Death of a TV presenter

Death is cruel at any age, in any way. It often leaves such pain to friends and family. I have no idea of what happens to us after death, whether we are judged or just move on. Maybe we just end? Who knows? I don’t. But I do now know the extreme pain of losing someone you love.
This week a celebrity took her own life, I never heard of her as don’t watch that kind of TV and have no idea of the circumstances. I understand she was berated and bullied in the media but know nothing of this beyond a very real and personal knowledge of how immoral the British press truly are.
I don’t care what this young woman had done, I care that the only avenue she could see was to end her life. I care about the despair and hurt her family would be going through in ‘normal’ circumstances without seeing her picture all over the TV, the papers and social media. What they are feeling now given the pain I feel at the loss of my brother I still can only imagine. Most people have been supportive and kind to me and my family, yet to the family of this woman it’s seems many are just repeating the views laid out by others despite how unkind and hurtful they are to her loved ones.

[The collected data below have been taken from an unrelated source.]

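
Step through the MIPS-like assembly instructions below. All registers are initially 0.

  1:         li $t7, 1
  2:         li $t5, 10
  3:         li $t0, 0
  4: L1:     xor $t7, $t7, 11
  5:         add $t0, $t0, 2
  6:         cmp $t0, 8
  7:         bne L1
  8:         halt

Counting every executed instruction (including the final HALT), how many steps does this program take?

20

$t7=1
$t5=10
$t0=0
$t7=1^11=10
$t0=0+2=2
cmp $t0, 8  (cmp 2,8)
bne L1: taken
$t7=10^11=1
$t0=2+2=4
cmp $t0, 8  (cmp 4,8)
bne L1: taken
$t7=1^11=10
$t0=4+2=6
cmp $t0, 8  (cmp 6,8)
bne L1: taken
$t7=10^11=1
$t0=6+2=8
cmp $t0, 8  (cmp 8,8)
bne L1: not taken
halt.
Total executed instructions: 20.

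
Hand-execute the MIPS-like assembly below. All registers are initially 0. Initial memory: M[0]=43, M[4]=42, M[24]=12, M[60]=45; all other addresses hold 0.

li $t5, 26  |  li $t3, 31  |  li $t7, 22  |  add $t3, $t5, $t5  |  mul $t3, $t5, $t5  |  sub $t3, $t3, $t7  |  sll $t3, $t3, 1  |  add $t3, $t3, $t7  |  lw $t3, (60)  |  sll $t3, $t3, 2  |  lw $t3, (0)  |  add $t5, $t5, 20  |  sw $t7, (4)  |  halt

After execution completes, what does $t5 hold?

46

$t5=26
$t3=31
$t7=22
$t3=26+26=52
$t3=26*26=676
$t3=676-22=654
$t3=654<<1=1308
$t3=1308+22=1330
$t3=M[60]=45
$t3=45<<2=180
$t3=M[0]=43
$t5=26+20=46
sw $t7, (4) → M[4]=22
halt.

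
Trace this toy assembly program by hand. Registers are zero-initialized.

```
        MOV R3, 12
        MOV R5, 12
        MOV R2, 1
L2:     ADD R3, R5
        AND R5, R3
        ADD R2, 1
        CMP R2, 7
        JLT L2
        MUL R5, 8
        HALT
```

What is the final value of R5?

MOV R3, 12 → R3=12
MOV R5, 12 → R5=12
MOV R2, 1 → R2=1
ADD R3, R5 → R3=12+12=24
AND R5, R3 → R5=12&24=8
ADD R2, 1 → R2=1+1=2
CMP R2, 7  (cmp 2,7)
JLT L2: taken
ADD R3, R5 → R3=24+8=32
AND R5, R3 → R5=8&32=0
ADD R2, 1 → R2=2+1=3
CMP R2, 7  (cmp 3,7)
JLT L2: taken
ADD R3, R5 → R3=32+0=32
AND R5, R3 → R5=0&32=0
ADD R2, 1 → R2=3+1=4
CMP R2, 7  (cmp 4,7)
JLT L2: taken
ADD R3, R5 → R3=32+0=32
AND R5, R3 → R5=0&32=0
ADD R2, 1 → R2=4+1=5
CMP R2, 7  (cmp 5,7)
JLT L2: taken
ADD R3, R5 → R3=32+0=32
AND R5, R3 → R5=0&32=0
ADD R2, 1 → R2=5+1=6
CMP R2, 7  (cmp 6,7)
JLT L2: taken
ADD R3, R5 → R3=32+0=32
AND R5, R3 → R5=0&32=0
ADD R2, 1 → R2=6+1=7
CMP R2, 7  (cmp 7,7)
JLT L2: not taken
MUL R5, 8 → R5=0*8=0
halt.

0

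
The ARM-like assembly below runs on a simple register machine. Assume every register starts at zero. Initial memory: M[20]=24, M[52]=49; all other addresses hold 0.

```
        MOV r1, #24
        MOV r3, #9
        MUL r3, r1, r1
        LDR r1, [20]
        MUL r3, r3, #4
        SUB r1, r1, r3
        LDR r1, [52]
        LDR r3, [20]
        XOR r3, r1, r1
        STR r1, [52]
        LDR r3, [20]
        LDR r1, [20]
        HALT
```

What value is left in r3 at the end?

24

MOV r1, #24 → r1=24
MOV r3, #9 → r3=9
MUL r3, r1, r1 → r3=24*24=576
LDR r1, [20] → r1=M[20]=24
MUL r3, r3, #4 → r3=576*4=2304
SUB r1, r1, r3 → r1=24-2304=-2280
LDR r1, [52] → r1=M[52]=49
LDR r3, [20] → r3=M[20]=24
XOR r3, r1, r1 → r3=49^49=0
STR r1, [52] → M[52]=49
LDR r3, [20] → r3=M[20]=24
LDR r1, [20] → r1=M[20]=24
halt.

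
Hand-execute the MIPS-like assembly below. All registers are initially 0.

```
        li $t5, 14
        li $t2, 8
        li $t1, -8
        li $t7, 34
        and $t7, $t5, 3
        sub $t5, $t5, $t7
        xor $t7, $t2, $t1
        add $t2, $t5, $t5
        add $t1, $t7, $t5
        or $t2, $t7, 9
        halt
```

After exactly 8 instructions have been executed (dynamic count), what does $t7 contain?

-16

after li $t5, 14: $t5=14
after li $t2, 8: $t2=8
after li $t1, -8: $t1=-8
after li $t7, 34: $t7=34
after and $t7, $t5, 3: $t7=14&3=2
after sub $t5, $t5, $t7: $t5=14-2=12
after xor $t7, $t2, $t1: $t7=8^(-8)=-16
after add $t2, $t5, $t5: $t2=12+12=24
After step 8: $t7 = -16.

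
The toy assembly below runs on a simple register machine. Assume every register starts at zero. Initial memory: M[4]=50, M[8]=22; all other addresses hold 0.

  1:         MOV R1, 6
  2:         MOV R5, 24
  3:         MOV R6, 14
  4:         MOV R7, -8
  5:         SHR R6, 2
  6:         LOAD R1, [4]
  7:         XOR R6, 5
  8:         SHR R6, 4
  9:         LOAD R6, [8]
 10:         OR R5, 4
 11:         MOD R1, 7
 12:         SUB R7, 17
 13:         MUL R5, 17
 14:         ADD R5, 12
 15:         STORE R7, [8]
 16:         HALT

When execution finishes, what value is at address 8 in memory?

-25

MOV R1, 6 → R1=6
MOV R5, 24 → R5=24
MOV R6, 14 → R6=14
MOV R7, -8 → R7=-8
SHR R6, 2 → R6=14>>2=3
LOAD R1, [4] → R1=M[4]=50
XOR R6, 5 → R6=3^5=6
SHR R6, 4 → R6=6>>4=0
LOAD R6, [8] → R6=M[8]=22
OR R5, 4 → R5=24|4=28
MOD R1, 7 → R1=50%7=1
SUB R7, 17 → R7=(-8)-17=-25
MUL R5, 17 → R5=28*17=476
ADD R5, 12 → R5=476+12=488
STORE R7, [8] → M[8]=-25
halt.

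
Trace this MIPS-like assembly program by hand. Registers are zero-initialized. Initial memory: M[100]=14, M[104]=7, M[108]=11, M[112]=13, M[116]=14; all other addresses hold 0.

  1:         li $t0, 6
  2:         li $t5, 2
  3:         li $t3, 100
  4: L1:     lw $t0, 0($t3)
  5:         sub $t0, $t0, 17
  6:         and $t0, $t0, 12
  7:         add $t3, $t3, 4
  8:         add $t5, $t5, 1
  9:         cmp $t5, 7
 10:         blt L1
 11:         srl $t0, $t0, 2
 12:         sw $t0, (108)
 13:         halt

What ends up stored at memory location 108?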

As I say I know nothing of her apart from she was 40ish, on TV and was vilified in the press for some reason. Tbh I am not interested why. She may have been a good or bad person, I cannot judge, but whoever and whatever she was should not mean her family suffer more than they naturally would.
So please please think before you buy into the mass immorality that has swept the UK in recent years and try to think about what truly matters.
We are living in a country where every single hour people are dying or taking their own lives through the inhuman actions of an immoral greed ridden government, so whatever your thoughts on a single celeb or rather a human being as I like to see her, just make a small difference and try to be kind. Your words cannot hurt her but can destroy those who cared about her.